The Pursuit of Happiness
We’ve been following Paul’s letter to the Galatians this summer. Paul begs them not to be distracted from the gospel of God’s grace through faith in Jesus. A group of believers are encouraging circumcision for Gentile converts to Jesus. Paul says they are proclaiming ‘another gospel - which is really no gospel at all.’ I doubt you or I personally struggle with the way in which circumcision is or is not compatible with Christian faith. Sometimes Paul’s discussions can seem technical and disconnected from the questions that we ourselves have.
An ancient question is ‘what is a good life?’ - and ‘how do I live that?’ The human quest for the good life is enshrined in the concept of the ‘pursuit of happiness,’ not a shallow pursuit of pleasure, but the pursuit of a meaningful life, lived well.
Paul’s discovery of Jesus Christ gives him the answer to that question. A good life is one lived in relationship to Christ. He’ll tell the church in Philippi that he counts all his many achievements and high status as a Jewish leader as rubbish compared to the greatness of knowing Jesus Christ. For Paul, the answer is knowing Jesus - a spiritual reality and experience that reshapes his whole life. Nothing makes sense for Paul outside of this relationship to Christ.

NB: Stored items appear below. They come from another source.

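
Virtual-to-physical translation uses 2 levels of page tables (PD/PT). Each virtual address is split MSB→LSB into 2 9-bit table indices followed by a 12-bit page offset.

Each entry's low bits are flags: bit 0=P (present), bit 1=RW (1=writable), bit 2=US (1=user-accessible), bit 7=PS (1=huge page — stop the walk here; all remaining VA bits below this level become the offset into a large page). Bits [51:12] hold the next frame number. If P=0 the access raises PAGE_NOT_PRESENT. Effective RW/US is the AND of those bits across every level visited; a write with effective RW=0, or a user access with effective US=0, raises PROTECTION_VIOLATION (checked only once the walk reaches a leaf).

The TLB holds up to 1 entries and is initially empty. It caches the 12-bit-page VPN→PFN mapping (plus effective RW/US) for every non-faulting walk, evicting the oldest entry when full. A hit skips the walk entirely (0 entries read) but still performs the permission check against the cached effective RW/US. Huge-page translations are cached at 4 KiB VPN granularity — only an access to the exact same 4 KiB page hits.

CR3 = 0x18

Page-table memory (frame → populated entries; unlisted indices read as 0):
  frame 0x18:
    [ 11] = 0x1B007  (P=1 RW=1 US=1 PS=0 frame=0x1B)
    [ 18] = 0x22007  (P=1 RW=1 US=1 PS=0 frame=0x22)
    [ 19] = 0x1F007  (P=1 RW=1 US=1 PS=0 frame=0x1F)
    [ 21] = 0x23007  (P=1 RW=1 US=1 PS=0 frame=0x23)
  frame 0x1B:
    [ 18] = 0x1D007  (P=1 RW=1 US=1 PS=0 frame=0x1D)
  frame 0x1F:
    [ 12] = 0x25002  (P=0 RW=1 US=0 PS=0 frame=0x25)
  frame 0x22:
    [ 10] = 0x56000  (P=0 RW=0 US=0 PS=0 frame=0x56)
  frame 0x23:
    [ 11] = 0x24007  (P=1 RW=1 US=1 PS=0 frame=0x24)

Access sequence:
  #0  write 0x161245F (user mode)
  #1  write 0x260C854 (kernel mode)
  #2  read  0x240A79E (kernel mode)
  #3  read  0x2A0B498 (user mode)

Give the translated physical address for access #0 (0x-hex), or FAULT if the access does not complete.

Walk each access:
#0 VA=0x161245F (w,user):
  lvl0: tbl 0x18, slot 11 ⇒ 0x1B007 (P1/RW1/US1/PS0)
  lvl1: tbl 0x1B, slot 18 ⇒ 0x1D007 (P1/RW1/US1/PS0)
  ✓ 0x1D45F  — 2 lookups
#1 VA=0x260C854 (w,kernel):
  lvl0: tbl 0x18, slot 19 ⇒ 0x1F007 (P1/RW1/US1/PS0)
  lvl1: tbl 0x1F, slot 12 ⇒ 0x25002 (P0/RW1/US0/PS0)
  ✗ PAGE_NOT_PRESENT  [2 reads]
#2 VA=0x240A79E (r,kernel):
  lvl0: tbl 0x18, slot 18 ⇒ 0x22007 (P1/RW1/US1/PS0)
  lvl1: tbl 0x22, slot 10 ⇒ 0x56000 (P0/RW0/US0/PS0)
  ✗ PAGE_NOT_PRESENT  [2 reads]
#3 VA=0x2A0B498 (r,user):
  lvl0: tbl 0x18, slot 21 ⇒ 0x23007 (P1/RW1/US1/PS0)
  lvl1: tbl 0x23, slot 11 ⇒ 0x24007 (P1/RW1/US1/PS0)
  ✓ 0x24498  — 2 lookups

Access #0 PA: 0x1D45F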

When we just think about the concept of faith vs. works (or grace against law) we can easily get off track. A faith that’s just about what we intellectually consent to is not a knowledge of Christ, but simply knowledge about Christ. In fact, it’s not faith at all - faith implies a knowledge of and a trust in its object.

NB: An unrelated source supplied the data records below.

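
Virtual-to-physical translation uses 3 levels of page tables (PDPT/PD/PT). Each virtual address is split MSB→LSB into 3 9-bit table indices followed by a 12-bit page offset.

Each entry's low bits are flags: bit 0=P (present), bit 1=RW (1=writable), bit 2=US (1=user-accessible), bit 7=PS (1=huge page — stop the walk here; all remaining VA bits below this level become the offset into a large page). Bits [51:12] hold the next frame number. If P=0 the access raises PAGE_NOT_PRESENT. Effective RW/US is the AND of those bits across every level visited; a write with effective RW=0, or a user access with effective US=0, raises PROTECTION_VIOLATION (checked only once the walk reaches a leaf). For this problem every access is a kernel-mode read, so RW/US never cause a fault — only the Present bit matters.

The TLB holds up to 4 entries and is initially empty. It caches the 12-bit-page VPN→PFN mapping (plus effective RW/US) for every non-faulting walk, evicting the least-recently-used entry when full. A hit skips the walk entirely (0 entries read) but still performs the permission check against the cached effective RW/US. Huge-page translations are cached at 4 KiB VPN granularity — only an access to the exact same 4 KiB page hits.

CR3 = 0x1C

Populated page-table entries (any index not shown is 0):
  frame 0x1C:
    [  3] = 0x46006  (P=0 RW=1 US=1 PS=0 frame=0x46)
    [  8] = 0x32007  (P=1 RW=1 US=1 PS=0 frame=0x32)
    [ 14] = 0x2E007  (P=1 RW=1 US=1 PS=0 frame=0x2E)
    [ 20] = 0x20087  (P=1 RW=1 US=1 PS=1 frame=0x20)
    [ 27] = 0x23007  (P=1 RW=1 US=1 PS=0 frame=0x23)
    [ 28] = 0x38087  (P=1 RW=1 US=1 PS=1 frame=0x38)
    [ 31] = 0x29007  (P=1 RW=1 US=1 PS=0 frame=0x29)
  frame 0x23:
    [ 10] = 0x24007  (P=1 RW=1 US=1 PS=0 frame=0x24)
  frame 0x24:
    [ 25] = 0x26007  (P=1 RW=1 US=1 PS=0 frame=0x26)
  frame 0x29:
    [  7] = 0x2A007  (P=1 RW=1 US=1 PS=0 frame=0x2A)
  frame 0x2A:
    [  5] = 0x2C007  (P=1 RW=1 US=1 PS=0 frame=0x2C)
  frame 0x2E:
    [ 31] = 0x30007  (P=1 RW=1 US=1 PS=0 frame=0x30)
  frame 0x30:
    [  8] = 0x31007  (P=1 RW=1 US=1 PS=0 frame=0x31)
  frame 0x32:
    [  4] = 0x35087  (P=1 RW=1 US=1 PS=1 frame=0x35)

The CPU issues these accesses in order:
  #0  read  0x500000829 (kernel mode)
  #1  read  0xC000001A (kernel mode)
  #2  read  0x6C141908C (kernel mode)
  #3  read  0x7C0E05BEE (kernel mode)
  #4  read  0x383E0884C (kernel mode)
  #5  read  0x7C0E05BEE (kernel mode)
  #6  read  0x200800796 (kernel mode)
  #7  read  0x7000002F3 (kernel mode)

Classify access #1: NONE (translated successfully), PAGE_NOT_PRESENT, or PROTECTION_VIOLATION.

Per-access translation:
#0 VA=0x500000829 (r,kernel):
  lvl0: tbl 0x1C, slot 20 ⇒ 0x20087 (P1/RW1/US1/PS1)
  ⇒ phys 0x20829 (huge @L0)  [1 reads]
#1 VA=0xC000001A (r,kernel):
  lvl0: tbl 0x1C, slot 3 ⇒ 0x46006 (P0/RW1/US1/PS0)
  ⇒ fault: PAGE_NOT_PRESENT  — 1 lookups
#2 VA=0x6C141908C (r,kernel):
  lvl0: tbl 0x1C, slot 27 ⇒ 0x23007 (P1/RW1/US1/PS0)
  lvl1: tbl 0x23, slot 10 ⇒ 0x24007 (P1/RW1/US1/PS0)
  lvl2: tbl 0x24, slot 25 ⇒ 0x26007 (P1/RW1/US1/PS0)
  ⇒ phys 0x2608C  [3 reads]
#3 VA=0x7C0E05BEE (r,kernel):
  lvl0: tbl 0x1C, slot 31 ⇒ 0x29007 (P1/RW1/US1/PS0)
  lvl1: tbl 0x29, slot 7 ⇒ 0x2A007 (P1/RW1/US1/PS0)
  lvl2: tbl 0x2A, slot 5 ⇒ 0x2C007 (P1/RW1/US1/PS0)
  ⇒ phys 0x2CBEE  [3 reads]
#4 VA=0x383E0884C (r,kernel):
  lvl0: tbl 0x1C, slot 14 ⇒ 0x2E007 (P1/RW1/US1/PS0)
  lvl1: tbl 0x2E, slot 31 ⇒ 0x30007 (P1/RW1/US1/PS0)
  lvl2: tbl 0x30, slot 8 ⇒ 0x31007 (P1/RW1/US1/PS0)
  ⇒ phys 0x3184C  [3 reads]
#5 VA=0x7C0E05BEE (r,kernel):
  TLB hit vpn=0x7C0E05 → PA=0x2CBEE
#6 VA=0x200800796 (r,kernel):
  lvl0: tbl 0x1C, slot 8 ⇒ 0x32007 (P1/RW1/US1/PS0)
  lvl1: tbl 0x32, slot 4 ⇒ 0x35087 (P1/RW1/US1/PS1)
  ⇒ phys 0x35796 (huge @L1)  [2 reads]
#7 VA=0x7000002F3 (r,kernel):
  lvl0: tbl 0x1C, slot 28 ⇒ 0x38087 (P1/RW1/US1/PS1)
  ⇒ phys 0x382F3 (huge @L0)  [1 reads]

Access #1 fault: PAGE_NOT_PRESENT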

For Paul, three different concepts describe the same reality. Faith in Jesus, being in Jesus, and gift of the Spirit all describe the reality of being in relationship with Christ. This is what matters and everything else flows out of this reality. The good life - the one full of ‘love, joy, peace, patience, kindness...’ - is organic. It flows from the life of the Spirit in me.
As soon as I take my eyes off Christ and focus on myself and the life I want (or ‘ought’) to live, I disconnect myself from the source. l might discern some good character traits I’d like to develop. I might be right about the kind of life that would be best to live. But I find I have no power in myself to effect the change. I discover that I have given up freedom in Christ for an autonomy that is no freedom at all. If I am not subject to Christ, I am in bondage to sin. I cannot be my own savior.
The discovery that Paul makes is that the good life is received as a gift. The pursuit of happiness is futile until it is found in the face of Jesus Christ.